Une difficulté particulière se présente toutefois pour la prise en charge de ces personnes : les structures d’aide pouvant accueillir des personnes souffrant d’addiction sont pour l’heure inexistantes dans le cadre de l’Assurance-vieillesse et survivant, contrairement aux offres des structures sociales. Et les EMS, déjà surpeuplés, n’accueillent pas volontiers des profils aussi délicats. Cela, à la fois par crainte que ceux-ci puissent perturber la vie des autres résidentes et résidents, mais aussi parce qu’une addiction n’est pas nécessairement un motif suffisant pour une admission en EMS.

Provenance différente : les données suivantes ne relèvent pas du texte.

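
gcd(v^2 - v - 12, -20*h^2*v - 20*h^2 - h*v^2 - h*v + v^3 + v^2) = 1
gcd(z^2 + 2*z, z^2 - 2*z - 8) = z + 2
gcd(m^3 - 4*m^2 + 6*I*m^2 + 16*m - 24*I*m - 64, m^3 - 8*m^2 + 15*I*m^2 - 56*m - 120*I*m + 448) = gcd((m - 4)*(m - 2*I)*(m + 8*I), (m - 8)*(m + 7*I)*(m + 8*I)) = m + 8*I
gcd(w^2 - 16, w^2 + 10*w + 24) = w + 4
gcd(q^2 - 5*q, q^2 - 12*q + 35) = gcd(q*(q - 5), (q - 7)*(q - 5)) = q - 5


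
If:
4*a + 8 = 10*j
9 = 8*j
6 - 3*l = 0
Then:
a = 13/16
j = 9/8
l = 2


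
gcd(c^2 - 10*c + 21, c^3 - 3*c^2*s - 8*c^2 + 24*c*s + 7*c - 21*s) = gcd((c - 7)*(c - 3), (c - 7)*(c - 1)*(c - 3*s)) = c - 7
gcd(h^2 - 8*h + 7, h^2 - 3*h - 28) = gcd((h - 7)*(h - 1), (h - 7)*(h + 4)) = h - 7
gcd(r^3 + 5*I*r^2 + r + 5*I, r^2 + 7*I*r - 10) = r + 5*I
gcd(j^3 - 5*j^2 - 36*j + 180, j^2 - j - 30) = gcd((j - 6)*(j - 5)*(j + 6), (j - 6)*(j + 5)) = j - 6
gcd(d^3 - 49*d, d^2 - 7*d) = d^2 - 7*d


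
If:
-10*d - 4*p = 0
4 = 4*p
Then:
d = -2/5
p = 1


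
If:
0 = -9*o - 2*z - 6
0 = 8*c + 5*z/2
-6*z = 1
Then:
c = 5/96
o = -17/27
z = -1/6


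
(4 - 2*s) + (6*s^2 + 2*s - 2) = 6*s^2 + 2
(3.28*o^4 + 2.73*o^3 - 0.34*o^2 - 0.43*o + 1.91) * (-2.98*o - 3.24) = -9.7744*o^5 - 18.7626*o^4 - 7.832*o^3 + 2.383*o^2 - 4.2986*o - 6.1884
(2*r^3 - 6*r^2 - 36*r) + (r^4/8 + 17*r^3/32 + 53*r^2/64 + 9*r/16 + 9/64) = r^4/8 + 81*r^3/32 - 331*r^2/64 - 567*r/16 + 9/64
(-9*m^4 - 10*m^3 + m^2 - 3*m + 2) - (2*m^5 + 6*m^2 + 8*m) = -2*m^5 - 9*m^4 - 10*m^3 - 5*m^2 - 11*m + 2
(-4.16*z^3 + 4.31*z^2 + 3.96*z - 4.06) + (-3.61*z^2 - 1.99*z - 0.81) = -4.16*z^3 + 0.7*z^2 + 1.97*z - 4.87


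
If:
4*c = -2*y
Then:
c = -y/2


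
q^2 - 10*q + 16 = (q - 8)*(q - 2)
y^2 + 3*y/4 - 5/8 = (y - 1/2)*(y + 5/4)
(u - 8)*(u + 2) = u^2 - 6*u - 16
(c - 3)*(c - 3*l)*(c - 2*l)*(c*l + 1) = c^4*l - 5*c^3*l^2 - 3*c^3*l + c^3 + 6*c^2*l^3 + 15*c^2*l^2 - 5*c^2*l - 3*c^2 - 18*c*l^3 + 6*c*l^2 + 15*c*l - 18*l^2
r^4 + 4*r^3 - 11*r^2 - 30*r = r*(r - 3)*(r + 2)*(r + 5)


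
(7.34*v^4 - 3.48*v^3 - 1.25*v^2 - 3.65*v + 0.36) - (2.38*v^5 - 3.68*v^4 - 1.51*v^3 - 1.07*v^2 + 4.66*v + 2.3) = -2.38*v^5 + 11.02*v^4 - 1.97*v^3 - 0.18*v^2 - 8.31*v - 1.94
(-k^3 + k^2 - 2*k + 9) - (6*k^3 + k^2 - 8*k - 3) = -7*k^3 + 6*k + 12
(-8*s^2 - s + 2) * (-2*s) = 16*s^3 + 2*s^2 - 4*s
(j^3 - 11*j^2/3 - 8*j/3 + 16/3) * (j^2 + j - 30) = j^5 - 8*j^4/3 - 109*j^3/3 + 338*j^2/3 + 256*j/3 - 160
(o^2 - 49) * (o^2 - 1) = o^4 - 50*o^2 + 49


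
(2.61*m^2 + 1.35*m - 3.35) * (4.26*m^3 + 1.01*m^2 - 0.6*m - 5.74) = 11.1186*m^5 + 8.3871*m^4 - 14.4735*m^3 - 19.1749*m^2 - 5.739*m + 19.229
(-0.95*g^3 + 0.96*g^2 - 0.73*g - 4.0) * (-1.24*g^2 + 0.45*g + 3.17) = 1.178*g^5 - 1.6179*g^4 - 1.6743*g^3 + 7.6747*g^2 - 4.1141*g - 12.68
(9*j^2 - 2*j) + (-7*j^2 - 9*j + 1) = 2*j^2 - 11*j + 1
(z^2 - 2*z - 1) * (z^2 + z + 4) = z^4 - z^3 + z^2 - 9*z - 4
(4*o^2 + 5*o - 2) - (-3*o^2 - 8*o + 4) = 7*o^2 + 13*o - 6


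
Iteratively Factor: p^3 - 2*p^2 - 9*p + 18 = (p - 3)*(p^2 + p - 6) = (p - 3)*(p - 2)*(p + 3)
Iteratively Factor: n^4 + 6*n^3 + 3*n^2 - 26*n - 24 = (n + 1)*(n^3 + 5*n^2 - 2*n - 24) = (n + 1)*(n + 3)*(n^2 + 2*n - 8) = (n - 2)*(n + 1)*(n + 3)*(n + 4)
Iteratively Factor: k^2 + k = (k + 1)*(k)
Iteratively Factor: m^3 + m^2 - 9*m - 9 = (m + 3)*(m^2 - 2*m - 3) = (m - 3)*(m + 3)*(m + 1)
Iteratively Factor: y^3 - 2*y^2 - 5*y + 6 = (y + 2)*(y^2 - 4*y + 3) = (y - 1)*(y + 2)*(y - 3)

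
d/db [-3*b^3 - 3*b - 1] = -9*b^2 - 3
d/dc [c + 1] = 1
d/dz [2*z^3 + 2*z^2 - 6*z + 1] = 6*z^2 + 4*z - 6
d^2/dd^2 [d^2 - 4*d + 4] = 2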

« Là où beaucoup d’établissements pour personne âgée privilégient les personnes abstinentes à celui d’un senior vivant avec une addiction, l’Armée du Salut fait un autre choix : elle n’oppose pas l’un à l’autre. Si une personne souffre d’addiction, elle l’accueille et l’accompagne dans sa réalité. »
Christopher Maurice
Directeur régional Œuvre sociale Romandie
On se retrouve ainsi avec des personnes « hors-système », pour lesquels il faut d’urgence des structures d’accueil adaptées.
Les cantons, pour leur part, prennent en compte ce phénomène et envisagent de faire des foyers d’accueil pour personnes âgés souffrant d’addiction, aussi appelée des « Pensions sociales ». Mais ceux-ci ne sont pas encore sur le marché.
Notre offre
En attendant l’arrivée de structures plus adaptées, les différents établissements de l’Armée du Salut comblent le manque en récupérant notamment les profils non-admis ou virés par les autres EMS en raison de leur problème de consommation. L’Armée du Salut est bien armée pour aider les personnes concernées à surmonter toute forme d’addiction.